With continued focus on evolving technologies, cloud computing and InsurTech startups will become hot targets for acquisitions.

Wealth and asset management: investing for the future

In the first half of 2024, the wealth and assets management (WAM) sector in CEE faced a challenging landscape, with just four deals — lagging behind the banking and capital markets as well as insurance sectors in both deal volume and disclosed value.

The hurdles for the sector include high interest rates, inflation and shifting environmental, social and governance (ESG) regulations. Moreover, GenAI is prompting WAM firms to revamp their operations for better efficiency and client services. However, the optimism of declining interest rates could still catalyze growth. Firms should double down on financial literacy, embrace technology and attract top talent to secure a robust asset under management (AUM) growth trajectory. In all likelihood, technology-led acquisitions and a diversified approach to asset classes will become the norm for the future.

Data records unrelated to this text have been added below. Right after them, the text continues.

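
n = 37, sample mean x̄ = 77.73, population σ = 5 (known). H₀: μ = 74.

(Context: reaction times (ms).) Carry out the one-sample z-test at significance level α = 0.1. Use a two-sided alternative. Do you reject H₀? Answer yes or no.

reject H₀: yes

SE = σ/√n = 5/√37 = 0.8220
z = (x̄−μ₀)/SE = (77.73−74)/0.8220 = 4.5377
p-value (two-sided) = 0.00001
At α=0.1: p < α → reject H₀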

Private equity, with a keen eye on the wealth management and asset servicing arenas, is expected to catalyze further consolidation as smaller players grapple with the costs of staying competitive in a scale-driven market that favors the technologically savvy.

Download the 2025 Outlook: M&A Trends for Financial Services in CEE Report

Summary

The CEE financial services sector is gearing up for a year of significant transformation as 2025 looms. M&A activities are set to be the catalysts for growth, with a clear focus on creating larger, more specialized entities that can compete on a global scale. The industry is abuzz with the potential for innovation and expansion with technology investments, diversification of income and geopolitical considerations at the forefront of strategic thinking. Financial institutions that stay nimble, strategic and forward-thinking as they navigate challenges and opportunities can shape the world with confidence in a transformed CEE financial services market.